No one wants to consider the possibility that you might end up alone, so you cling to the hope that your soulmate is still out there. There’s nothing wrong with staying hopeful about finding love, but counting on a someone to show up and sweep you off your feet is probably going to leave you disappointed.
- No one is perfect. You probably have it in your head that your soulmate will be everything you’ve ever dreamed of and more. The reality is, there are going to be things you don’t like about virtually everyone you date. You just have to decide which flaws you can live with and which ones you can’t. The most you can hope for is to find someone who you genuinely feel is perfect for you.
- Relationships take work. Even if you’re super compatible, want the same things and get along pretty great most of the time, that doesn’t mean you’ll never fight or go through any rough patches. People tend to get lazy when they get comfortable with someone, and that alone has the potential to end a relationship that seems perfect in every way.

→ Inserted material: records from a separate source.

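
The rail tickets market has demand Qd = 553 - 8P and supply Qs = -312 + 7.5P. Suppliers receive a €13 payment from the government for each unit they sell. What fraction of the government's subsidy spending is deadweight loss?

Pre-subsidy: 553 - 8P = -312 + 7.5P gives P* = 1730/31, Q* = 3303/31.
With the subsidy, sellers receive Ps = Pb + 13 for each unit, where Pb is the price buyers pay.
Supply in terms of Pb becomes Qs = -312 + 7.5(Pb + 13) = -214.5 + 7.5Pb. Setting this equal to demand: 553 - 8Pb = -214.5 + 7.5Pb, so Pb = 1535/31.
Sellers receive Ps = 1535/31 + 13 = 1938/31; Q' = 553 − 8·(1535/31) = 4863/31.
ΔCS = ½(3303/31 + 4863/31)(1730/31 − 1535/31) = 796185/961; ΔPS = ½(3303/31 + 4863/31)(1938/31 − 1730/31) = 849264/961.
Government spending = 13 × 4863/31 = 63219/31.
DWL = ½ × 13 × (4863/31 − 3303/31) = 10140/31; fraction = (10140/31) / (63219/31) = 260/1621.

DWL / government spending = 260/1621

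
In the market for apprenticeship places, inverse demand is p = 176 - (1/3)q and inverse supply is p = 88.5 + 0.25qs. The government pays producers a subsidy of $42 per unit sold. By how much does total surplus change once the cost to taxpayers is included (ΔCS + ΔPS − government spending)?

Pre-subsidy: 176 - (1/3)q = 88.5 + 0.25q gives q* = 150 and p* = 126.
With the subsidy, sellers receive ps = pb + 42 for each unit, where pb is the price buyers pay.
On the curves, pb = 176 - (1/3)q and ps = 88.5 + 0.25q; the wedge ps − pb = 42 gives 88.5 + 0.25q − (176 - (1/3)q) = 42, so q' = 222.
Then pb = 176 − (1/3)·222 = 102 and ps = 88.5 + 0.25·222 = 144.
ΔCS = ½(150 + 222)(126 − 102) = 4464; ΔPS = ½(150 + 222)(144 − 126) = 3348.
Government spending = 42 × 222 = 9324.
Net change = 4464 + 3348 − 9324 = -1512. The loss equals the DWL triangle ½·42·72.

Net change in total surplus = -$1512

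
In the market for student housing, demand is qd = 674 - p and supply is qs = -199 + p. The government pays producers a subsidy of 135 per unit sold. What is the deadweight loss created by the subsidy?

Pre-subsidy: 674 - p = -199 + p gives p* = 436.5, q* = 237.5.
With the subsidy, sellers receive ps = pb + 135 for each unit, where pb is the price buyers pay.
Supply in terms of pb becomes qs = -199 + 1(pb + 135) = -64 + pb. Setting this equal to demand: 674 - pb = -64 + pb, so pb = 369.
Sellers receive ps = 369 + 135 = 504; q' = 674 − 1·369 = 305.
The subsidy expands output by 305 − 237.5 = 67.5 past the efficient level; on those units the gap between marginal cost and willingness to pay runs from 0 up to 135.
DWL = ½ × 135 × 67.5 = 4556.25.

Deadweight loss = 4556.25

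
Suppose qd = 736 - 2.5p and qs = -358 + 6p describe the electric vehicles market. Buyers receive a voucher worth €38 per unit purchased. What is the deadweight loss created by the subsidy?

Pre-subsidy: 736 - 2.5p = -358 + 6p gives p* = 2188/17, q* = 7042/17.
With the rebate, buyers effectively pay pb = ps − 38, where ps is the price sellers receive.
Demand in terms of ps becomes qd = 736 − 2.5(ps − 38) = 831 - 2.5ps. Setting this equal to supply: 831 - 2.5ps = -358 + 6ps, so ps = 2378/17.
Buyers pay pb = 2378/17 − 38 = 1732/17; q' = -358 + 6·(2378/17) = 8182/17.
The subsidy expands output by 8182/17 − 7042/17 = 1140/17 past the efficient level; on those units the gap between marginal cost and willingness to pay runs from 0 up to 38.
DWL = ½ × 38 × 1140/17 = 21660/17.

Deadweight loss = 21660/17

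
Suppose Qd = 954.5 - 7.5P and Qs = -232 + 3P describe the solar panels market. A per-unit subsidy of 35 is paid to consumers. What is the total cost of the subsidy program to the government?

Government cost = 6370

Pre-subsidy: 954.5 - 7.5P = -232 + 3P gives P* = 113, Q* = 107.
With the rebate, buyers effectively pay Pb = Ps − 35, where Ps is the price sellers receive.
Demand in terms of Ps becomes Qd = 954.5 − 7.5(Ps − 35) = 1217 - 7.5Ps. Setting this equal to supply: 1217 - 7.5Ps = -232 + 3Ps, so Ps = 138.
Buyers pay Pb = 138 − 35 = 103; Q' = -232 + 3·138 = 182.
Government outlay = subsidy × quantity = 35 × 182 = 6370.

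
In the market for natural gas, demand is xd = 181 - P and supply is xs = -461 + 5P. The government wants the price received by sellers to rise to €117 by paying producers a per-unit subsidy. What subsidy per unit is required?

At a seller price of 117, quantity supplied is -461 + 5·117 = 124.
Buyers absorb 124 only when they pay Pb with 181 − 1·Pb = 124, i.e. Pb = 57.
s = Ps − Pb = 117 − 57 = 60.

Required subsidy s = €60 per unit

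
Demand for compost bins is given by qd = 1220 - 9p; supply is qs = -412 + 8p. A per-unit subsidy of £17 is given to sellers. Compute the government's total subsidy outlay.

Pre-subsidy: 1220 - 9p = -412 + 8p gives p* = 96, q* = 356.
With the subsidy, sellers receive ps = pb + 17 for each unit, where pb is the price buyers pay.
Supply in terms of pb becomes qs = -412 + 8(pb + 17) = -276 + 8pb. Setting this equal to demand: 1220 - 9pb = -276 + 8pb, so pb = 88.
Sellers receive ps = 88 + 17 = 105; q' = 1220 − 9·88 = 428.
Government outlay = subsidy × quantity = 17 × 428 = 7276.

Government cost = £7276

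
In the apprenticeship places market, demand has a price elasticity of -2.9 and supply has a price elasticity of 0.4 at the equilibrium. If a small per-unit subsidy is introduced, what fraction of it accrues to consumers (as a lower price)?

For a small subsidy around the equilibrium, the benefit split depends on the relative slopes, which at a point are proportional to the elasticities.
Buyer share = εs/(εs + |εd|) = 0.4/(0.4 + 2.9) = 4/33; seller share = |εd|/(εs + |εd|) = 29/33.

Consumer share = 4/33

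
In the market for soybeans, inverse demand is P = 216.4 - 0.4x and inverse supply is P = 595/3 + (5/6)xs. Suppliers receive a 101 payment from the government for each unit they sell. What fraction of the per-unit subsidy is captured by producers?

Producer share = 25/37

Pre-subsidy: 216.4 - 0.4x = 595/3 + (5/6)x gives x* = 542/37 and P* = 7790/37.
With the subsidy, sellers receive Ps = Pb + 101 for each unit, where Pb is the price buyers pay.
On the curves, Pb = 216.4 - 0.4x and Ps = 595/3 + (5/6)x; the wedge Ps − Pb = 101 gives 595/3 + (5/6)x − (216.4 - 0.4x) = 101, so x' = 3572/37.
Then Pb = 216.4 − 0.4·(3572/37) = 6578/37 and Ps = 595/3 + (5/6)·(3572/37) = 10315/37.
Buyers' price falls by P* − Pb = 7790/37 − 6578/37 = 1212/37; sellers' price rises by Ps − P* = 10315/37 − 7790/37 = 2525/37.
So producers capture (2525/37)/101 = 25/37 of each unit of subsidy.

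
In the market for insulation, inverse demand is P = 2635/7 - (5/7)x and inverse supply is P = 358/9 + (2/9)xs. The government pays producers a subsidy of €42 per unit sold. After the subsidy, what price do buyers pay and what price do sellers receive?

Buyers pay 5170/59; sellers receive 7648/59

Pre-subsidy: 2635/7 - (5/7)x = 358/9 + (2/9)x gives x* = 21209/59 and P* = 7060/59.
With the subsidy, sellers receive Ps = Pb + 42 for each unit, where Pb is the price buyers pay.
On the curves, Pb = 2635/7 - (5/7)x and Ps = 358/9 + (2/9)x; the wedge Ps − Pb = 42 gives 358/9 + (2/9)x − (2635/7 - (5/7)x) = 42, so x' = 23855/59.
Then Pb = 2635/7 − (5/7)·(23855/59) = 5170/59 and Ps = 358/9 + (2/9)·(23855/59) = 7648/59.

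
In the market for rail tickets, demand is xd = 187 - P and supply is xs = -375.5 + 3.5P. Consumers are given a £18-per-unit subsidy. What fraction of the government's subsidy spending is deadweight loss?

DWL / government spending = 7/76

Pre-subsidy: 187 - P = -375.5 + 3.5P gives P* = 125, x* = 62.
With the rebate, buyers effectively pay Pb = Ps − 18, where Ps is the price sellers receive.
Demand in terms of Ps becomes xd = 187 − 1(Ps − 18) = 205 - Ps. Setting this equal to supply: 205 - Ps = -375.5 + 3.5Ps, so Ps = 129.
Buyers pay Pb = 129 − 18 = 111; x' = -375.5 + 3.5·129 = 76.
ΔCS = ½(62 + 76)(125 − 111) = 966; ΔPS = ½(62 + 76)(129 − 125) = 276.
Government spending = 18 × 76 = 1368.
DWL = ½ × 18 × (76 − 62) = 126; fraction = 126 / 1368 = 7/76.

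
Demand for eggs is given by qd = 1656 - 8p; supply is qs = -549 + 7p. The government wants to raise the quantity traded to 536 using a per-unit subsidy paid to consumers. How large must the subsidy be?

Required subsidy s = 15 per unit

At q = 536, invert demand for the buyer price: pb = (1656 − 536)/8 = 140; invert supply for the seller price: ps = (536 − (-549))/7 = 155.
The subsidy must fill the gap: s = ps − pb = 155 − 140 = 15.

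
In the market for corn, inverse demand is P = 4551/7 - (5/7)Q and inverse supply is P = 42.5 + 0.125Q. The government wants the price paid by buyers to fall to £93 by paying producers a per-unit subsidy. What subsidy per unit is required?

Required subsidy s = £47 per unit

At a buyer price of 93, quantity demanded is 910.2 − 1.4·93 = 780.
Sellers supply 780 only when they receive Ps = 42.5 + 0.125·780 = 140.
s = Ps − Pb = 140 − 93 = 47.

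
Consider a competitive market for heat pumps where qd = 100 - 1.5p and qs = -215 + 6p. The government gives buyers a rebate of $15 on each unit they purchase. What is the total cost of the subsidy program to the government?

Pre-subsidy: 100 - 1.5p = -215 + 6p gives p* = 42, q* = 37.
With the rebate, buyers effectively pay pb = ps − 15, where ps is the price sellers receive.
Demand in terms of ps becomes qd = 100 − 1.5(ps − 15) = 122.5 - 1.5ps. Setting this equal to supply: 122.5 - 1.5ps = -215 + 6ps, so ps = 45.
Buyers pay pb = 45 − 15 = 30; q' = -215 + 6·45 = 55.
Government outlay = subsidy × quantity = 15 × 55 = 825.

Government cost = $825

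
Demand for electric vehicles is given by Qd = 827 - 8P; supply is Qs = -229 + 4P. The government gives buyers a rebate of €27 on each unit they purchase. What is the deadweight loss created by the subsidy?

Deadweight loss = €972

Pre-subsidy: 827 - 8P = -229 + 4P gives P* = 88, Q* = 123.
With the rebate, buyers effectively pay Pb = Ps − 27, where Ps is the price sellers receive.
Demand in terms of Ps becomes Qd = 827 − 8(Ps − 27) = 1043 - 8Ps. Setting this equal to supply: 1043 - 8Ps = -229 + 4Ps, so Ps = 106.
Buyers pay Pb = 106 − 27 = 79; Q' = -229 + 4·106 = 195.
The subsidy expands output by 195 − 123 = 72 past the efficient level; on those units the gap between marginal cost and willingness to pay runs from 0 up to 27.
DWL = ½ × 27 × 72 = 972.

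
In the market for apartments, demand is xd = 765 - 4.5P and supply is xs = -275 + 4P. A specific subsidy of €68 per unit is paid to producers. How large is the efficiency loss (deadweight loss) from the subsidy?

Deadweight loss = €4896

Pre-subsidy: 765 - 4.5P = -275 + 4P gives P* = 2080/17, x* = 3645/17.
With the subsidy, sellers receive Ps = Pb + 68 for each unit, where Pb is the price buyers pay.
Supply in terms of Pb becomes xs = -275 + 4(Pb + 68) = -3 + 4Pb. Setting this equal to demand: 765 - 4.5Pb = -3 + 4Pb, so Pb = 1536/17.
Sellers receive Ps = 1536/17 + 68 = 2692/17; x' = 765 − 4.5·(1536/17) = 6093/17.
The subsidy expands output by 6093/17 − 3645/17 = 144 past the efficient level; on those units the gap between marginal cost and willingness to pay runs from 0 up to 68.
DWL = ½ × 68 × 144 = 4896.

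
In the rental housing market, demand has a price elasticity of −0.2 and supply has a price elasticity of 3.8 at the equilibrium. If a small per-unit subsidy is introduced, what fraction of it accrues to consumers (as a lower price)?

For a small subsidy around the equilibrium, the benefit split depends on the relative slopes, which at a point are proportional to the elasticities.
Buyer share = εs/(εs + |εd|) = 3.8/(3.8 + 0.2) = 0.95; seller share = |εd|/(εs + |εd|) = 0.05.

Consumer share = 0.95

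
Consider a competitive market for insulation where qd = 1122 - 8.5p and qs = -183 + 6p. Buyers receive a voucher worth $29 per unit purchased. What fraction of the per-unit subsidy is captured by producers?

Pre-subsidy: 1122 - 8.5p = -183 + 6p gives p* = 90, q* = 357.
With the rebate, buyers effectively pay pb = ps − 29, where ps is the price sellers receive.
Demand in terms of ps becomes qd = 1122 − 8.5(ps − 29) = 1368.5 - 8.5ps. Setting this equal to supply: 1368.5 - 8.5ps = -183 + 6ps, so ps = 107.
Buyers pay pb = 107 − 29 = 78; q' = -183 + 6·107 = 459.
Buyers' price falls by p* − pb = 90 − 78 = 12; sellers' price rises by ps − p* = 107 − 90 = 17.
So producers capture 17/29 = 17/29 of each unit of subsidy.

Producer share = 17/29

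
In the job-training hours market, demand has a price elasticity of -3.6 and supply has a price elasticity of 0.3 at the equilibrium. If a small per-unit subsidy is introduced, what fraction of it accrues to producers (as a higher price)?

For a small subsidy around the equilibrium, the benefit split depends on the relative slopes, which at a point are proportional to the elasticities.
Buyer share = εs/(εs + |εd|) = 0.3/(0.3 + 3.6) = 1/13; seller share = |εd|/(εs + |εd|) = 12/13.
So producers capture 12/13 of the subsidy.

Producer share = 12/13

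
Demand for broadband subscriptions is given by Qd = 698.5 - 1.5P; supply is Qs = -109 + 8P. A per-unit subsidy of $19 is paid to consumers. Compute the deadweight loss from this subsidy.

Deadweight loss = $228

Pre-subsidy: 698.5 - 1.5P = -109 + 8P gives P* = 85, Q* = 571.
With the rebate, buyers effectively pay Pb = Ps − 19, where Ps is the price sellers receive.
Demand in terms of Ps becomes Qd = 698.5 − 1.5(Ps − 19) = 727 - 1.5Ps. Setting this equal to supply: 727 - 1.5Ps = -109 + 8Ps, so Ps = 88.
Buyers pay Pb = 88 − 19 = 69; Q' = -109 + 8·88 = 595.
The subsidy expands output by 595 − 571 = 24 past the efficient level; on those units the gap between marginal cost and willingness to pay runs from 0 up to 19.
DWL = ½ × 19 × 24 = 228.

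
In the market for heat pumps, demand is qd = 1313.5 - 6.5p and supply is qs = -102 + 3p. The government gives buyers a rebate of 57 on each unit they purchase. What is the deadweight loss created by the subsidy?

Pre-subsidy: 1313.5 - 6.5p = -102 + 3p gives p* = 149, q* = 345.
With the rebate, buyers effectively pay pb = ps − 57, where ps is the price sellers receive.
Demand in terms of ps becomes qd = 1313.5 − 6.5(ps − 57) = 1684 - 6.5ps. Setting this equal to supply: 1684 - 6.5ps = -102 + 3ps, so ps = 188.
Buyers pay pb = 188 − 57 = 131; q' = -102 + 3·188 = 462.
The subsidy expands output by 462 − 345 = 117 past the efficient level; on those units the gap between marginal cost and willingness to pay runs from 0 up to 57.
DWL = ½ × 57 × 117 = 3334.5.

Deadweight loss = 3334.5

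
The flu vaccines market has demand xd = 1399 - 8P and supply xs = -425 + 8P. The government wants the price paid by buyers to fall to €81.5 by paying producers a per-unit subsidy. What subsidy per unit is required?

At a buyer price of 81.5, quantity demanded is 1399 − 8·81.5 = 747.
Sellers supply 747 only when they receive Ps with -425 + 8·Ps = 747, i.e. Ps = 146.5.
s = Ps − Pb = 146.5 − 81.5 = 65.

Required subsidy s = €65 per unit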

- You’re probably compatible with a lot of different people in different ways. Some people think they can only have one soulmate and that person is more perfect for them than anyone else could ever hope to be. But it’s a lot more likely that you’ll connect with a number of different people throughout your life for different reasons. Besides, why would you want to limit yourself to just one soulmate?
- Love is a two-way street. Just because you think someone is your soulmate doesn’t mean it’s all going to work out. You can’t control someone else’s feelings for you, and unrequited love isn’t exactly the key to a healthy relationship. Not to mention that if you have it in your head this person is made for you, you’ll be a lot more likely to ignore any red flags that pop up.
- Timing is a huge factor. Even if you meet someone that is everything you’re looking for, if circumstances don’t line up perfectly and you don’t both want the same thing at the same time, it still won’t work out. That’s proof alone that love definitely doesn’t conquer all.
- There are no guarantees. Even if someone is technically perfect for you, everything falls perfectly into place and you end up together, that still doesn’t mean you’ll stay that way. Circumstances change, people change and you never know where your life will take you. Thinking of him as your soulmate will only make you feel obligated to stay in a relationship that isn’t working, and that’s not good for anyone.
- You’re sabotaging your chances at finding real love. If you have it in your head that true love only happens as part of an all-consuming soulmate type of connection and all other relationships aren’t worth the effort, you’re going to find yourself single a lot of the time. All relationships have their issues and sometimes love is more about accepting each other’s flaws than just automatically being perfect for each other.
- Your expectations are too high. While you should definitely have a few dealbreakers and an idea of what you’re looking for in a partner, your vision of a soulmate is probably an ideal made up of a bunch of different traits you find attractive. The chances you’ll find all that in one person are unlikely, so you have be willing to let go of a couple things if you want to figure out exactly what’s most important to you.
- What you want might change as you get older. Maybe you fit together perfectly when you were in your twenties, but as you get older, what you want out of a relationship changes. It’s natural for people to drift apart and start to want different things. That doesn’t mean you weren’t meant to be together for a little while, but it does mean that you might have to accept when it’s time to let each other go. That will be a lot harder to do if you think he’s the only one in the entire world you’re supposed to be with.